En la era del punto com, de las plataformas tecnológicas, de las redes sociales, del mundo de Yupi y artificial que nos dibuja Instagram; en el momento que nos creíamos indestructibles y que todo lo teníamos controlado, de repente unas minúsculas gotas de saliva en forma de virus nos han puesto ante el espejo, mostrando nuestras vergüenzas y destapando nuestra fragilidad.
Mientras se apilan cientos de cadáveres, nos hemos dado cuenta de forma dramática que lo más básico, una de las columnas fundamentales del estado de bienestar, la sanidad, se está desmoronando. Ahora, que es más prioritaria que nunca. Tiempo habrá de analizar qué se ha hecho mal por el actual Gobierno, aunque tampoco habrá que olvidar qué partido gestiona desde hace décadas la salud y los hospitales de los madrileños, los más castigados por la pandemia y por la falta de medios y de camas de cuidados intensivos.
No toca ir a la caza de los responsables en este país lleno de cuñados y de sabelotodos que llenan a las redes sociales de críticas, comentarios malintencionados y mentiras. Y que dicen tener soluciones mágicas inexistentes. Si no que es momento de unidad y de tener claro que todo se tambalea sin una sanidad pública sólida. Nada tiene sentido si está en juego vivir o morir.

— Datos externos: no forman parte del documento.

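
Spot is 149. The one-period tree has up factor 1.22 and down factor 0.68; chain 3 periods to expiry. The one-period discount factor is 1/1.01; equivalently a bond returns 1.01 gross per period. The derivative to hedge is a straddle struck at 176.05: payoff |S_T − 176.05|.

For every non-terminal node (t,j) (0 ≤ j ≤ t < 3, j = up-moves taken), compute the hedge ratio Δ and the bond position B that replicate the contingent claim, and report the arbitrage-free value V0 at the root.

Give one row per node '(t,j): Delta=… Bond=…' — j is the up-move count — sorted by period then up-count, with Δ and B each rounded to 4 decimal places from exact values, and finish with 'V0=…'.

(0,0): Delta=-0.1399 Bond=84.5933
(1,0): Delta=-1.0000 Bond=172.5811
(1,1): Delta=0.1651 Bond=29.9854
(2,0): Delta=-1.0000 Bond=174.3069
(2,1): Delta=-1.0000 Bond=174.3069
(2,2): Delta=0.5784 Bond=-61.3649
V0=63.7431

Risk-neutral probability p* = (R−d)/(u−d) = (1.01−0.68)/(1.22−0.68) = 0.6111.
Terminal payoffs: V(3,0)=129.1996, V(3,1)=91.9949, V(3,2)=25.2453, V(3,3)=94.5114
Node (2,0) S=68.8976: V=(p*·91.9949+(1−p*)·129.1996)/1.01=105.4093; Δ=(91.9949−129.1996)/(84.0551−46.8504)=-1.0000; B=V−Δ·S=174.3069
Node (2,1) S=123.6104: V=(p*·25.2453+(1−p*)·91.9949)/1.01=50.6965; Δ=(25.2453−91.9949)/(150.8047−84.0551)=-1.0000; B=V−Δ·S=174.3069
Node (2,2) S=221.7716: V=(p*·94.5114+(1−p*)·25.2453)/1.01=66.9055; Δ=(94.5114−25.2453)/(270.5614−150.8047)=0.5784; B=V−Δ·S=-61.3649
Node (1,0) S=101.3200: V=(p*·50.6965+(1−p*)·105.4093)/1.01=71.2611; Δ=(50.6965−105.4093)/(123.6104−68.8976)=-1.0000; B=V−Δ·S=172.5811
Node (1,1) S=181.7800: V=(p*·66.9055+(1−p*)·50.6965)/1.01=60.0020; Δ=(66.9055−50.6965)/(221.7716−123.6104)=0.1651; B=V−Δ·S=29.9854
Node (0,0) S=149.0000: V=(p*·60.0020+(1−p*)·71.2611)/1.01=63.7431; Δ=(60.0020−71.2611)/(181.7800−101.3200)=-0.1399; B=V−Δ·S=84.5933
Check: Δ(0,0)·S0 + B(0,0) = 63.7431 = V0.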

Quizás sea esa la principal lección que hemos aprendido de este momento tan triste que nos está tocando vivir: cuando pase este mal sueño, debemos volver a reforzar los grandes pilares de nuestro bienestar: la sanidad, la educación y la atención a nuestros mayores. Me refiero al Estado social, el Estado que vuelve a mirar al ciudadano, sus problemas, sus carencias, sus necesidades, su salud, su educación y su cuidado.
Hoy adquiere todo el sentido la frase que muchos de nosotros pronunciamos casi sin pensar, de forma automática, el 22 de diciembre cuando vemos que no nos ha tocado la lotería: Por lo menos tengo salud.
Pues eso, Quédate en casa y cuídate.